Obviously, as it turned out Stack's fear of failure was misplaced: The show was a ratings smash when it launched in October 1959. But something might've been trying to warn him, since he and others on the show were nearly maimed or killed more than once over the series' run. Smashing a door with an ax, Stack narrowly avoided having his face split in two when the blade rebounded off the wood and came back at him, missing by inches. Actor Joseph Wiseman severed his Achilles tendon in a similar mishap. The '30s-era cars and trucks used on the show had dodgy clutches and brakes and Stack regularly had to jump out of the way of runaway vehicles. "We've got to work with live steam hissing in pipes in breweries, we've got to work with car crackups, we've got to work with razor-sharp axes," Stack said. "It's no picnic."

And when inanimate objects weren't a danger, men were. In one scene, guest-star George Kennedy hit Stack in the back of the head with a little too much enthusiasm, costing the star the sight in his right eye until a doctor readjusted vertebrae in his neck.

As luck would have it, though, all the accidents and near-misses didn't do nearly as much damage as critics and groups offended by the series.

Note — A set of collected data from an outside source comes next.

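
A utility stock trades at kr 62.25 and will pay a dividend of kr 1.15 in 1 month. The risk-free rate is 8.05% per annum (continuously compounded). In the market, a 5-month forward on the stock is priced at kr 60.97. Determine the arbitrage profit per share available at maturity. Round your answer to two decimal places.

kr 2.22 per share

PV(dividends) I = 1.15·e^(−0.0805·1/12) = 1.1423
Fair forward F* = (S − I)·e^(rT) = (62.25 − 1.1423)·e^0.033542 = 61.1077 × 1.034111 = 63.1921
Market kr 60.97 < fair 63.1921: forward underpriced → reverse cash-and-carry (short the stock, invest proceeds at r, pay the dividends, go long the forward).
Profit at T = |F_mkt − F*| = |60.97 − 63.1921| = kr 2.22 per share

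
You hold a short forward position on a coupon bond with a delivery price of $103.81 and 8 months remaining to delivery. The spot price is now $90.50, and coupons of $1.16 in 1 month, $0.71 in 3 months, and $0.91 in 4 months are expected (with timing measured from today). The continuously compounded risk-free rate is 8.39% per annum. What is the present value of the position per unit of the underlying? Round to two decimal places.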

The estate of Al Capone sued because the show and its backers were profiting from his name without consent. The FBI objected after the fictional version of Ness and his crew were shown taking down Ma Barker when J. Edgar Hoover (who hated The Untouchables) and his boys deserved the credit. The series was criticized for taking all kinds of liberties with the real fates of such criminal heavy hitters as Capone, Dutch Schultz, Jake "Greasy Thumb" Guzik, Frank "The Enforcer" Nitti, George "Bugs" Moran and Vincent "Mad Dog" Coll. The Bureau of Prisons threatened TV stations to convince them not to air the second part of a double-episode in which Capone was transferred to Alcatraz because it made them look bad. (The stations aired it anyway.) And most notably, Prominent Italian-Americans (Frank Sinatra and a big politician or two) and groups representing them strongly objected to what they saw as stereotyping (much like the complaints about The Sopranos today), while others decried the high violence-and-brutality quotient. (The Tommy gun got so much on-screen action it really should've received its own credit).

The only ones who liked the show, it seemed, were the viewing public and the actors clamoring for guest-star work (Lee Marvin, Robert Redford, James Caan, Barbara Stanwyck, Vince Edwards, Peter Falk, Elizabeth Montgomery, Telly Savalas, Vic Morrow and Cloris Leachman and a whole list of others appeared in episodes).

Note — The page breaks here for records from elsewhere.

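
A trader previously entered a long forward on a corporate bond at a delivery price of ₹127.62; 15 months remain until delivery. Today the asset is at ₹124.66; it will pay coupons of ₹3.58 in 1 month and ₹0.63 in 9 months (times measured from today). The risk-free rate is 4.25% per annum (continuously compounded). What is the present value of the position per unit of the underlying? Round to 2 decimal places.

-₹0.53

PV(remaining coupons) I = 3.58·e^(−0.0425·1/12) + 0.63·e^(−0.0425·9/12) = 4.1776
Current forward F = (S − I)·e^(rT) = (124.66 − 4.1776)·e^(0.0425·15/12) = 120.4824 × 1.054561 = 127.0560
Value (long) = (F − K)·e^(−rT) = (127.0560 − 127.62) × 0.948261 = -0.5348
Value = -₹0.53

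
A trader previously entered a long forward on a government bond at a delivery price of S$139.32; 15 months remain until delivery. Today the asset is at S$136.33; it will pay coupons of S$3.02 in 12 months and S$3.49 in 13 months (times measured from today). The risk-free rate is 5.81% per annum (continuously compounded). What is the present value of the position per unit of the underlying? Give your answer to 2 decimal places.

PV(remaining coupons) I = 3.02·e^(−0.0581·12/12) + 3.49·e^(−0.0581·13/12) = 6.1266
Current forward F = (S − I)·e^(rT) = (136.33 − 6.1266)·e^(0.0581·15/12) = 130.2034 × 1.075327 = 140.0112
Value (long) = (F − K)·e^(−rT) = (140.0112 − 139.32) × 0.929949 = 0.6428
Value = S$0.64

S$0.64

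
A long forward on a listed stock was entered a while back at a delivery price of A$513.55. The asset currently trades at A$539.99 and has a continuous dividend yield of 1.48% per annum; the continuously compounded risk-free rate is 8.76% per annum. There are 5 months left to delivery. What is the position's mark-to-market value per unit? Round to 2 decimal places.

Current fair forward for the remaining 5 months: F = S·e^((r − q)·T), (r − q) = 0.0876 − 0.0148 = 0.0728
F = 539.99 · e^(0.0728 × 5/12) = 539.99 × 1.030798 = 556.6206
Value of long forward = (F − K)·e^(−rT) = (556.6206 − 513.55) · e^(−0.0876·5/12)
= 43.0706 × 0.964158 = 41.53

A$41.53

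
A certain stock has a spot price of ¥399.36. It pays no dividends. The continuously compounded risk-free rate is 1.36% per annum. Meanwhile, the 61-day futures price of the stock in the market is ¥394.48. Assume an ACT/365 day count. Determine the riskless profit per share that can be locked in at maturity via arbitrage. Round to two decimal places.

Fair futures: F* = S·e^(carry·T), with carry = r = 0.0136
F* = 399.36 · e^(0.0136 × 61/365) = 399.36 · e^0.002273 = 399.36 × 1.002276 = ¥400.2689
Market ¥394.48 < fair ¥400.2689: forward underpriced → reverse cash-and-carry (short spot, go long the forward).
At maturity, profit = |F_mkt − F*| = |394.48 − 400.2689| = ¥5.79 per share

¥5.79 per share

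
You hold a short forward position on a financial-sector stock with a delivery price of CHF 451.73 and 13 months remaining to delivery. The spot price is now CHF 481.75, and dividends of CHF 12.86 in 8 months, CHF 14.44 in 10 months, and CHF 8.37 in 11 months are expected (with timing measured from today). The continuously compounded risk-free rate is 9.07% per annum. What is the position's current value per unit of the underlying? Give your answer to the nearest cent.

PV(remaining dividends) I = 12.86·e^(−0.0907·8/12) + 14.44·e^(−0.0907·10/12) + 8.37·e^(−0.0907·11/12) = 33.1965
Current forward F = (S − I)·e^(rT) = (481.75 − 33.1965)·e^(0.0907·13/12) = 448.5535 × 1.103248 = 494.8658
Value (long) = (F − K)·e^(−rT) = (494.8658 − 451.73) × 0.906415 = 39.0989
Short position value = −(long value) = -CHF 39.10

-CHF 39.10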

That kind of protest takes its toll over time. Eventually, groups pressured sponsor Liggett &#038 Myers Tobacco to drop the show and convinced Desilu execs to take their objections seriously. The producers gave their gangsters more ethnically generic names and took it easier on all the machine-gunning. The resulting show offended no one — but didn't please anyone, either. It breathed its last in September 1963

"We died," former ABC programming VP Thomas W. Moore wrote in TV Guide. "In a few months the audience levels were about as low as Meet the Press and, somehow, the sponsors didn't care for The Untouchables anymore."

No, they didn't. Until the mid-'70s, that is, when reruns of the old series hit it big in local syndication, and 1987, when Kevin Costner and Brian De Palma's feature version cleaned up in theaters.